Piazza Vittorio Emanuele II, quella centrale del paese, trasformata in un cinema all’aperto. Le sedie, tante, rivolte verso il maxischermo issato sopra l’ingresso del bar. Per guardare la partita si davano le spalle alla Chiesa Madre, la chiesa era lo stadio Olimpico di Roma, la messa la cantava la Nazionale Italiana di Azeglio Vicini. I Mondiali ’90 diventarono rito per tutte le piazze d’Italia (e non solo), questa era la mia e in quell’estate, un po’ più italiana del solito, anche le notti di Santa Croce Camerina diventarono magiche.

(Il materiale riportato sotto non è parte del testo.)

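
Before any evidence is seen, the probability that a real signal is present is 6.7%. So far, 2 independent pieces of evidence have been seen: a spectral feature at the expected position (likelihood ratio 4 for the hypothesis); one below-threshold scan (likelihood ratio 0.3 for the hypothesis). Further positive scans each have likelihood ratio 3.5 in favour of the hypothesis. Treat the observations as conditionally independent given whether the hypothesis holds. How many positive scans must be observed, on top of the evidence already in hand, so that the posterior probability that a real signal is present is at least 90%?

4

Prior odds = 0.067/0.933 = 67/933.
Combined Bayes factor of the evidence already in hand = 4 × 0.3 = 1.2.
Odds after that evidence = (67/933) × 1.2 = 134/1555.
Target odds = 0.9/0.1 = 9.
Need 3.5ⁿ ≥ 9 ÷ (134/1555) = 13995/134.
3.5³ = 42.875 falls short of 13995/134 but 3.5⁴ = 150.0625 reaches it, so n = 4.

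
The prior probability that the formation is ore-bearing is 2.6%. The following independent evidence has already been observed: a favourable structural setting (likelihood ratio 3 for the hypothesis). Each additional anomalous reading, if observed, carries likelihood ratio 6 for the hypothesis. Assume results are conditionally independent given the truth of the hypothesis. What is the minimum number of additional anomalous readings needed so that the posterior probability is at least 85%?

3

Prior odds = 0.026/0.974 = 13/487.
Bayes factor of the evidence already in hand = 3.
Odds after that evidence = (13/487) × 3 = 39/487.
Target odds = 0.85/0.15 = 17/3.
Need 6ⁿ ≥ 17/3 ÷ (39/487) = 8279/117.
6² = 36 falls short of 8279/117 but 6³ = 216 reaches it, so n = 3.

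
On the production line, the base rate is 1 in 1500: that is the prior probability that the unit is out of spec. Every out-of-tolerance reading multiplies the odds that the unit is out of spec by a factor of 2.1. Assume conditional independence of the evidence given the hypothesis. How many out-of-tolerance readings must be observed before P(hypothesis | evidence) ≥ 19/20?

14

Prior odds: (1/1500) ÷ (1499/1500) = 1/1499.
Likelihood ratio per out-of-tolerance reading = 2.1.
Target odds: 0.95 ÷ 0.05 = 19.
Require 2.1ⁿ ≥ 19 ÷ (1/1499) = 28481.
2.1¹³ ≈15447.2 falls short of 28481 but 2.1¹⁴ ≈32439.2 reaches it, so n = 14.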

Una ricetta semplice: mio papà che portava me e mio fratello in piazza a vedere le partite degli Azzurri. Lui seduto con gli amici, ma c’era mezzo paese, l’altro guardava l’Italia in tv a casa o in veranda. Noi bambini, indemoniati, giocavamo in piazza con maglie improvvisate come improvvisate erano le prime bandiere italiane modificate.

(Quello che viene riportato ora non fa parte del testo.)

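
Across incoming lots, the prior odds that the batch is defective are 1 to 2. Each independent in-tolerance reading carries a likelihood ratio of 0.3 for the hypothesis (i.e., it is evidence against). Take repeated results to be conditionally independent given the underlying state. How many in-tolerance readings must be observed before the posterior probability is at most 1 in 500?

Prior odds = 0.5.
Likelihood ratio per in-tolerance reading = 0.3.
Target odds: 0.002 ÷ 0.998 = 1/499.
Require 0.3ⁿ ≤ 1/499 ÷ 0.5 = 2/499.
0.3⁴ = 0.0081 is still above 2/499 but 0.3⁵ = 243/100000 is at or below it, so n = 5.

5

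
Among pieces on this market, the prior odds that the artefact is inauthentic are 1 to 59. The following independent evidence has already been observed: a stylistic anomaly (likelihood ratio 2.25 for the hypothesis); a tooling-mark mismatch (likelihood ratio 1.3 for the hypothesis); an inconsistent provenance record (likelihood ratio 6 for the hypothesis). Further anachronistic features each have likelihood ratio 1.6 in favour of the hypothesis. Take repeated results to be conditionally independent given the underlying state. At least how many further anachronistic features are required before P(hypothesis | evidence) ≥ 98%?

Prior odds = 1/59.
Combined Bayes factor of the evidence already in hand = 2.25 × 1.3 × 6 = 17.55.
Odds after that evidence = (1/59) × 17.55 = 351/1180.
Target odds = 0.98/0.02 = 49.
Need 1.6ⁿ ≥ 49 ÷ (351/1180) = 57820/351.
1.6¹⁰ ≈109.951 falls short of 57820/351 but 1.6¹¹ ≈175.922 reaches it, so n = 11.

11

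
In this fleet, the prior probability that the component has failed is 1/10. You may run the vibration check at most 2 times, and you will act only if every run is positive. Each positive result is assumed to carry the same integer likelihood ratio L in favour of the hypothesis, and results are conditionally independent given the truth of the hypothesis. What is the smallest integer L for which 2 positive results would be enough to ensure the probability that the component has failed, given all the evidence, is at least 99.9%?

95

Prior odds = 0.1/0.9 = 1/9.
Target odds = 0.999/0.001 = 999.
Need L² ≥ 999 ÷ (1/9) = 8991.
94² = 8836 < 8991 ≤ 9025 = 95², so L = 95.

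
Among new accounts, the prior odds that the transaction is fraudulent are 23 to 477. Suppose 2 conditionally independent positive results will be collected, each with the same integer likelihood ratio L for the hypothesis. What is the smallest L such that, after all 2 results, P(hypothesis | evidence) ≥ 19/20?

Prior odds = 23/477.
Target odds = 0.95/0.05 = 19.
Need L² ≥ 19 ÷ (23/477) = 9063/23.
19² = 361 < 9063/23 ≤ 400 = 20², so L = 20.

20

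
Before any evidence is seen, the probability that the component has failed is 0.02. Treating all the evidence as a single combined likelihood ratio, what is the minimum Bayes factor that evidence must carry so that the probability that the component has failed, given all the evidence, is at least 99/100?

Prior odds = 0.02/0.98 = 1/49.
Target odds = 0.99/0.01 = 99.
Required Bayes factor = 99 ÷ (1/49) = 4851.

4851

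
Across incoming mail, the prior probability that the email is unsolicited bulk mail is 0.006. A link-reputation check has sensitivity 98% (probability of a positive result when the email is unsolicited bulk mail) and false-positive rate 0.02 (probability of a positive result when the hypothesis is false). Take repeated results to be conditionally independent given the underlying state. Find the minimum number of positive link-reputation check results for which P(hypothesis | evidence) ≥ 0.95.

3

Prior odds: 0.006 ÷ 0.994 = 3/497.
Likelihood ratio of a positive result = 0.98/0.02 = 49.
Target odds: 0.95 ÷ 0.05 = 19.
Need (3/497) × 49ⁿ ≥ 19, i.e. 49ⁿ ≥ 9443/3.
49² = 2401 falls short of 9443/3 but 49³ = 117649 reaches it, so n = 3.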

Sul tricolore, dalla terza partita in poi, apparve un volto, dapprima cucito in maniera artigianale, poi prodotta in massa. Tra il verde, bianco e rosso c’era TotoGol, Salvatore Schillaci. Era entrato a partita in corso contro l’Austria, col risultato inchiodato sullo 0 a 0, un cross di Vialli dalla destra cade in mezzo a due difensori giganteschi e il piccolo siciliano di Palermo diventa grande, diventa Totò incornando di testa e regalandoci la prima vittoria.

Il resto è storia, mito, leggenda, perché come Re Mida che trasformava tutto in oro, Totò trasformava tutto in gol. Fu capocannoniere, magra consolazione in un Mondiale di casa sfuggito ma onorato da una grande nazionale. Totò mi fece appassionare al calcio attraverso i suoi “miracoli”, aveva creato una “bolla” che andava oltre al calcio. Era riscatto per un ragazzo siciliano partito dalla periferia, era quella magia che ti cambia la vita e regala gioie infinite alle piazze.

La magia di Totò in nazionale è praticamente finita lì, l’amore della gente per lui no e continuerà ancora. Perché quegli occhi ruggenti e imploranti erano gli stessi di quegli italiani che hanno sofferto per conquistare ogni cosa, perché non era importante ciò che diceva nelle interviste ma quello che faceva in campo (l’importante è sempre stato questo), perché ogni suo gol lo leghiamo a un sorriso o un abbraccio alla persona che avevamo a fianco, e oggi mi pare di sentirlo forte, caldo e con nostalgia immensa.

Come diceva la canzone ufficiale, “Quel sogno che comincia da bambino / E che ti porta sempre più lontano / Non è una favola e dagli spogliatoi /, Escono i ragazzi e siamo noi”.

Quel sogno di bambino subisce oggi un colpo, perché in quell’estate italiana siamo stati davvero dentro una favola, eravamo davvero “noi”, tutti, ad accompagnare in campo i ragazzi. Uno di loro adesso ci lascia prematuramente, come a ricordarci che le favole non sempre hanno un lieto fine, ma si tramandano e restano eterne!